Artificial Intelligence & Machine Learning,
Next-Generation Technologies & Secure Development
Over 10,000 Exploit Attempts Documented Within a Week from One Malicious IP
Recent security research has unveiled that hackers are leveraging a vulnerability in ChatGPT’s infrastructure, leading to the redirection of users to malicious sites. In the span of just one week, over 10,000 exploit attempts were recorded from a single malicious IP address, indicating an urgent threat.
The vulnerability, tracked as CVE-2024-27564, possesses a medium severity rating with a CVSS score of 6.5. Cybersecurity experts from Veriti have highlighted that financial institutions in the United States have become prime targets for these attacks.
Analysis revealed that 35% of organizations faced increased risk due to misconfigurations within their intrusion prevention systems, web application firewalls, and overall firewall settings. The researchers emphasized that the actual risk presented by vulnerabilities often goes beyond their assigned severity scores, stating, “No vulnerability is too small to matter; attackers will exploit any weakness they can find.”
As of now, OpenAI has not responded to inquiries regarding the incident or issued a patch. The vulnerability is categorized as a server-side request forgery (SSRF), located in the pictureproxy.php component of the ChatGPT codebase. This flaw allows attackers to inject harmful URLs into input parameters, compelling the application to execute unintended requests and opening doors for unauthorized access to internal systems.

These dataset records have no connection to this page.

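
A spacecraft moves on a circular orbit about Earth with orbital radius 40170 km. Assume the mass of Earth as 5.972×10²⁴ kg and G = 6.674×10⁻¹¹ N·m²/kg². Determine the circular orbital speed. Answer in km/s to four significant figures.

v ≈ 3.150 km/s

μ = GM = 6.674×10⁻¹¹ × 5.972×10²⁴ = 3.986×10¹⁴ m³/s².
r = 40170 km = 4.017×10⁷ m.
For a circular orbit v = √(μ/r) = √(3.986×10¹⁴ / 4.017×10⁷) = √(9.922×10⁶) = 3150 m/s.
That is 3.150 km/s.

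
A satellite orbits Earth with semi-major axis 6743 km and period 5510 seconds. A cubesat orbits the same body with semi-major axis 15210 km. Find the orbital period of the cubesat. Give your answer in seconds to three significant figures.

Kepler's third law: T² ∝ a³, so T₂ = T₁ (a₂/a₁)^(3/2).
a₂/a₁ = 2.256, (a₂/a₁)^(3/2) = 3.388.
T₂ = 5510 × 3.388 = 18670 seconds.

T₂ ≈ 18700 seconds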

A demonstrative video showcased how adversaries exploit this flaw to manipulate ChatGPT into making unauthorized requests. Notably, 33% of the attempted attacks are believed to have originated from the United States, with additional campaigns observed targeting countries such as Germany, Thailand, Indonesia, Colombia, and the United Kingdom.
The financial sector appears to be the most affected by these exploit attempts, largely due to its reliance on AI-driven technologies and APIs. However, governmental and healthcare sectors are not exempt and also face significant risks. The exploitation of this vulnerability could lead to unauthorized transactions and detrimental reputational damage.

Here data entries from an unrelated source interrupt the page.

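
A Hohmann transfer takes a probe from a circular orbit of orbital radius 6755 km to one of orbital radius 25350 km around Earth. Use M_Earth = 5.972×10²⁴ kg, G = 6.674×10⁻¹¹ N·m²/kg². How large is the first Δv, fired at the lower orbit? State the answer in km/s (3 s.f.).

Δv ≈ 1.97 km/s

μ = GM = 6.674×10⁻¹¹ × 5.972×10²⁴ = 3.986×10¹⁴ m³/s².
r₁ = 6755 km = 6.755×10⁶ m.
r₂ = 25350 km = 2.535×10⁷ m.
Transfer ellipse a_t = (r₁ + r₂)/2 = 1.605×10⁷ m.
At r₁: circular v_c1 = √(μ/r₁) = 7681 m/s; transfer-perigee v_p = √[μ(2/r₁ − 1/a_t)] = 9653 m/s.
Δv₁ = v_p − v_c1 = 1972 m/s.
= 1.972 km/s.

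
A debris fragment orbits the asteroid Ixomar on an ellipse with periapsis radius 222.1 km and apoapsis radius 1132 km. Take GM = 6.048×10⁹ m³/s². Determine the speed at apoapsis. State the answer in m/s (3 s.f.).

v ≈ 41.9 m/s

Semi-major axis a = (r_p + r_a)/2 = 677.05 km = 6.770×10⁵ m.
Vis-viva: v² = μ(2/r − 1/a) = 6.048×10⁹ × (1.767×10⁻⁶ − 1.477×10⁻⁶) = 1.753×10³ m²/s².
v = 41.86 m/s.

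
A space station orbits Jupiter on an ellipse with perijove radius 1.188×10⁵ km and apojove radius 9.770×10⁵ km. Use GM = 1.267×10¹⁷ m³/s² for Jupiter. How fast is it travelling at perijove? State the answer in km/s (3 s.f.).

Semi-major axis a = (r_p + r_a)/2 = 5.4790×10⁵ km = 5.479×10⁸ m.
Vis-viva: v² = μ(2/r − 1/a) = 1.267×10¹⁷ × (1.684×10⁻⁸ − 1.825×10⁻⁹) = 1.902×10⁹ m²/s².
v = 43610 m/s = 43.61 km/s.

v ≈ 43.6 km/s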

In light of the ongoing attacks, Veriti has compiled a list of malicious IP addresses associated with the exploitations, urging organizations to conduct vigilant monitoring of their networks for potential compromises. Security teams are advised to strengthen their defenses by ensuring that intrusion prevention systems, web application firewalls, and firewall configurations are current. Implementing stringent input validation processes to thwart URL injection, as well as conducting regular vulnerability assessments focused on AI applications and scrutinizing AI-related traffic for anomalies, are also recommended countermeasures.